Sílvio VeraMário Roberto Ramires agora divide suas atividades com o trabalho junto a portadores do HIV em Foz do IguaçuMuito conhecido em Foz do Iguaçu, o guia de turismo Mário Roberto Ramires está na profissão há 26 anos. Além de cada detalhe das Três Fronteiras, ele conhece também outros 36 países. Agora ele está dividindo a paixão pelo trabalho com outra atividade, que começou a exercer há pouco tempo: trabalhar pelos portadores do vírus HIV.

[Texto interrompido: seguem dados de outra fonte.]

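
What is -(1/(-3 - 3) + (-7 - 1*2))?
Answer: 55/6 ≈ 9.1667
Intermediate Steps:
-(1/(-3 - 3) + (-7 - 1*2)) = -(1/(-6) + (-7 - 2)) = -(-⅙ - 9) = -1*(-55/6) = 55/6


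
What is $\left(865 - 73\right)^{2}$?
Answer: $627264$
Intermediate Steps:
$\left(865 - 73\right)^{2} = 792^{2} = 627264$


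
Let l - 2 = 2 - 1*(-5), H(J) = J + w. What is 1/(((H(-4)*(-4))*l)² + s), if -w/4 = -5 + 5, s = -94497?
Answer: -1/73761 ≈ -1.3557e-5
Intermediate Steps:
w = 0 (w = -4*(-5 + 5) = -4*0 = 0)
H(J) = J (H(J) = J + 0 = J)
l = 9 (l = 2 + (2 - 1*(-5)) = 2 + (2 + 5) = 2 + 7 = 9)
1/(((H(-4)*(-4))*l)² + s) = 1/((-4*(-4)*9)² - 94497) = 1/((16*9)² - 94497) = 1/(144² - 94497) = 1/(20736 - 94497) = 1/(-73761) = -1/73761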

Folha da Amizade - Como começou este trabalho com portadores do HIV?
Mário Ramires - Em junho comecei a cuidar de um amigo que já estava na fase terminal da doença. Para conseguir dinheiro para o tratamento, realizamos alguns jantares. Meu amigo morreu, mas aprendi que tem muita gente precisando de ajuda. Por isso sou colaborador do Núcleo de Apoio e Solidariedade a Aids (NASA).

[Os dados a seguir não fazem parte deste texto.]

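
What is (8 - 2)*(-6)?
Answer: -36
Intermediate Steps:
(8 - 2)*(-6) = 6*(-6) = -36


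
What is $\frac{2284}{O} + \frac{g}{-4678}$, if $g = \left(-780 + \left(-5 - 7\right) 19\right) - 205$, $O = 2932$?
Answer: $\frac{3560267}{3428974} \approx 1.0383$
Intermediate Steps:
$g = -1213$ ($g = \left(-780 - 228\right) - 205 = -1008 - 205 = -1213$)
$\frac{2284}{O} + \frac{g}{-4678} = \frac{2284}{2932} - \frac{1213}{-4678} = 2284 \cdot \frac{1}{2932} - - \frac{1213}{4678} = \frac{571}{733} + \frac{1213}{4678} = \frac{3560267}{3428974}$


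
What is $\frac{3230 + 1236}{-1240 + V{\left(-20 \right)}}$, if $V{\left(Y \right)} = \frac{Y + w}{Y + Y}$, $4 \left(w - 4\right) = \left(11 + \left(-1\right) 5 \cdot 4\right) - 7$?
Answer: $- \frac{8932}{2479} \approx -3.6031$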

Folha - Quais os seus projetos nessa área?
Mário - Na 4ª Conferência do Conselho Municipal de Saúde, eu sugeri a realização de um simpósio em Foz do Iguaçu para discutir o problema da Aids com toda a comunidade. A idéia foi aceita. As palestras serão feitas por especialistas de todo o País. Fora isso, estamos realizando, no próximo dia 12, um jantar benificente para arrecadar fundos para os portadores do vírus. O ingresso custa apenas R$ 10, com o vinho incluído. Será no D. Poletto.
Folha - Vamos falar de trabalho. Por que você resolveu ser guia de turismo?
Mário - Acho que foi a profissão que me escolheu. Eu comecei a trabalhar muito cedo. Fui balconista, vendedor e trabalhei em escritório. Quando eu estava terminando o ginásio, promovi uma série de festas. Com o dinheiro, a minha turma organizou uma viagem por cinco estados brasileiros (Paraná, São Paulo, Minas Gerais, Rio de Janeiro e Bahia). Meu chefe não queria me dar férias, então pedi a demissão. Mas durante a excursão, em cada cidade que a turma chegava, instintivamente eu começava a dar todas as informações, que eu tirava de um Guia Quatro Rodas. Quando voltei me matriculei num curso de guias.
Folha - Há 26 anos mostrando sempre a mesma cidade. Não é cansativo?
Mário - De maneira alguma. Adoro a minha profissão. Sou incansável no que faço.